Computer Science Department
School of Computer Science, Carnegie Mellon University
Building Reliable Metaclassifiers for Text Learning
Paul N. Bennett
Appropriately combining information sources to form a more effective output than any of the individual sources is a broad topic that has been researched in many forms. It can be considered to contain sensor fusion, distributed data-mining, regression combination, classifier combination, and even the basic classification problem. After all, the hypothesis a classifier emits is just a specification of how the information in the basic features should be combined. This dissertation addresses one subfield of this domain: leveraging locality when combining classifiers for text classification. Classifier combination is useful, in part, as an engineering aid that enables machine learning scientists to understand the difference in base classifiers in terms of their local reliability, dependence, and variance -- much as higher-level languages are an abstraction that improves upon assembly language without extending its computational power. Additionally, using such abstraction, we introduce a combination model that uses inductive transfer to extend the amount of labeled data that can be brought to bear when building a text classifier combination model.

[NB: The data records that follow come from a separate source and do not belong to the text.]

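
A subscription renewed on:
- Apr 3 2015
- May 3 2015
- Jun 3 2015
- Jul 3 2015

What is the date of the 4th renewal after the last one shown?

The day-of-month is always 3 (30, 31, 30 days between events).
So this recurs on the 3rd of each month.
Next: August 2015 → Aug 3 2015.
September 2015: Sep 3 2015.
Next: October 2015 → Oct 3 2015.
Next: November 2015 → Nov 3 2015.

Nov 3 2015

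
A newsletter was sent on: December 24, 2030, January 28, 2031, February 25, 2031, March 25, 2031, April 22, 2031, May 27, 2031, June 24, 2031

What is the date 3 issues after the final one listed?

September 23, 2031

All dates are Tuesdays, 35, 28, 28, 28, 35, 28 days apart.
Specifically, the 4th Tuesday of each month.
4th Tuesday of July 2031: July 22, 2031.
4th Tuesday of August 2031: August 26, 2031.
September 2031 — 4th Tuesday is September 23, 2031.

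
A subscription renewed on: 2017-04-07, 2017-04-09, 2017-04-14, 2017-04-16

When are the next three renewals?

Gaps: 2, 5, 2 days — not constant, but cyclic with period 2.
The events fall on every Friday and Sunday.
Next Friday: 2017-04-21.
The following Sunday is 2017-04-23.
Next Friday: 2017-04-28.

2017-04-21, 2017-04-23, 2017-04-28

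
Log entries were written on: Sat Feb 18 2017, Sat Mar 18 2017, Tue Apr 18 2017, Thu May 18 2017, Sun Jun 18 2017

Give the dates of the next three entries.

Each date is the 18th; the gaps (28, 31, 30, 31) track the month lengths.
The rule is the 18th of each month.
July 2017: Tue Jul 18 2017.
Next: August 2017 → Fri Aug 18 2017.
September 2017: Mon Sep 18 2017.

Tue Jul 18 2017, Fri Aug 18 2017, Mon Sep 18 2017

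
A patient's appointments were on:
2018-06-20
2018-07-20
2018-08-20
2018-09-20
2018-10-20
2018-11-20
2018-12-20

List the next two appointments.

2019-01-20, 2019-02-20

Gaps: 30, 31, 31, 30, 31, 30 days — not constant. Every event is on the 20th of the month.
Pattern: the 20th of each month.
Next: January 2019 → 2019-01-20.
Next: February 2019 → 2019-02-20.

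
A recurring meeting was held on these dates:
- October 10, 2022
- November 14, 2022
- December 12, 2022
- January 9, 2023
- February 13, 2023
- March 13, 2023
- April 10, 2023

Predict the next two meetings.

Gaps: 35, 28, 28, 35, 28, 28 days — a mix of 28 and 35. Every date is a Monday.
Each is the 2nd Monday of its month.
2nd Monday of May 2023: May 8, 2023.
June 2023 — 2nd Monday is June 12, 2023.

May 8, 2023; June 12, 2023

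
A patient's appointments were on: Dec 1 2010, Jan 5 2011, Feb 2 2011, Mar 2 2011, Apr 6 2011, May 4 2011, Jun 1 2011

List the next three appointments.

These are Wednesdays at 28- or 35-day spacing (35, 28, 28, 35, 28, 28).
The pattern: 1st Wednesday of the month.
1st Wednesday of July 2011: Jul 6 2011.
1st Wednesday of August 2011: Aug 3 2011.
1st Wednesday of September 2011: Sep 7 2011.

Jul 6 2011, Aug 3 2011, Sep 7 2011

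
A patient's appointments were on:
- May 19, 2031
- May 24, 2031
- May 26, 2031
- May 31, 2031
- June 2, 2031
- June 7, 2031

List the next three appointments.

Every event lands on a Monday or Saturday (gaps cycle 5, 2, 5, 2, 5).
So the schedule is: every Monday and Saturday.
The following Monday is June 9, 2031.
Next Saturday: June 14, 2031.
Next Monday: June 16, 2031.

June 9, 2031; June 14, 2031; June 16, 2031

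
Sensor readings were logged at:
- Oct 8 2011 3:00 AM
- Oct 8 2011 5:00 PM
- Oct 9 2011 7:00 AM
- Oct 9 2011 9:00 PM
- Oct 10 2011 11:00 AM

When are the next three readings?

Spacing: 14, 14, 14, 14 h — constant 14 h.
Oct 10 2011 11:00 AM + 14 h = Oct 11 2011 1:00 AM.
Oct 11 2011 1:00 AM + 14 h = Oct 11 2011 3:00 PM.
Oct 11 2011 3:00 PM + 14 h = Oct 12 2011 5:00 AM.

Oct 11 2011 1:00 AM, Oct 11 2011 3:00 PM, Oct 12 2011 5:00 AM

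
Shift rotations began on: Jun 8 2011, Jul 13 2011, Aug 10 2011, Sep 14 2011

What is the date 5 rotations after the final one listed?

Feb 8 2012

All dates are Wednesdays, 35, 28, 35 days apart.
Specifically, the 2nd Wednesday of each month.
2nd Wednesday of October 2011: Oct 12 2011.
November 2011 — 2nd Wednesday is Nov 9 2011.
2nd Wednesday of December 2011: Dec 14 2011.
2nd Wednesday of January 2012: Jan 11 2012.
February 2012 — 2nd Wednesday is Feb 8 2012.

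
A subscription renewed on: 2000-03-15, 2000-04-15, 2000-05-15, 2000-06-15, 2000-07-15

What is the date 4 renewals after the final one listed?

2000-11-15

Each date is the 15th; the gaps (31, 30, 31, 30) track the month lengths.
The rule is the 15th of each month.
August 2000: 2000-08-15.
September 2000: 2000-09-15.
October 2000: 2000-10-15.
Next: November 2000 → 2000-11-15.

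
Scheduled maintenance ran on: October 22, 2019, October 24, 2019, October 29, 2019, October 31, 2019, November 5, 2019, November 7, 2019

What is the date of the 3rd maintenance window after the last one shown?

November 19, 2019

Gaps: 2, 5, 2, 5, 2 days — not constant, but cyclic with period 2.
The events fall on every Tuesday and Thursday.
Next Tuesday: November 12, 2019.
Next Thursday: November 14, 2019.
Next Tuesday: November 19, 2019.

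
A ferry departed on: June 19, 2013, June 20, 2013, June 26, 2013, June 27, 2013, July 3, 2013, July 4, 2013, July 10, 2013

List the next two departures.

July 11, 2013; July 17, 2013

Gaps: 1, 6, 1, 6, 1, 6 days — not constant, but cyclic with period 2.
The events fall on every Wednesday and Thursday.
Next Thursday: July 11, 2013.
Next Wednesday: July 17, 2013.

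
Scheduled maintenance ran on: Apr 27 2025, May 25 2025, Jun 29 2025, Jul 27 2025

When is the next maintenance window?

Aug 31 2025

These are Sundays with 28, 35, 28-day gaps.
Each is the final Sunday of its month — Jun 29 2025 is past the 28th, so '4th Sunday' doesn't fit.
August 2025 ends with Sunday Aug 31 2025.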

We begin by discussing the role calibrated probabilities play when combining classifiers. After reviewing calibration, we present arguments and empirical evidence that the distribution of posterior probabilities from a classifier will give rise to asymmetry. Since the standard methods for recalibrating classifiers have an underlying assumption of symmetry, we present asymmetrical distributions that can be fit efficiently and produce recalibrated probabilities of higher quality than the symmetrical methods. The resulting improved probabilities can either be used directly for a single base classifier or used as part of a classifier combination model.
Reflecting on the lessons learned from the study of calibration, we go on to define local calibration, dependence, and variance and discuss the roles they play in classifier combination. Using these insights as motivation, we introduce a series of reliability-indicator variables which serve as an intuitive abstraction of the input domain to capture the local context related to a classifier's reliability.
We then introduce the main methodology of our work, STRIVE, which uses metaclassifiers and reliability indicators to produce improved classification performance. A key difference from standard metaclassification approaches is that reliability indicators enable the metaclassifier to weigh each classifier according to its local reliability in the neighborhood of the current vi prediction point. Furthermore, this approach empirically outperforms state-ofthe- art metaclassification approaches that do not use locality. We then analyze the contributions of the various reliability indicators to the combination model and suggest promising features to consider when redesigning the base classifiers or new combination approaches. Additionally, we show how inductive transfer methods can be extended to increase the amount of labeled training data available for learning a combination model by collapsing data traditionally viewed as coming from different learning tasks.
Next, we briefly review online-learning classifier combination algorithms that have theoretical performance guarantees in the online setting and consider adaptations of these to the batch settings as alternative metaclassifiers. We then present empirical evidence that they are weaker in the offline setting than methods which employ standard classification algorithms as metaclassifiers, and we suggest future improvements likely to yield more competitive algorithms.
Finally, the combination approaches discussed are broadly applicable to classification problems other than topic classification, and we emphasize this with experiments that demonstrate STRIVE improves performance of actionitem detectors in e-mail -- a task where both the semantics and base classifier performance are significantly different than topic classification.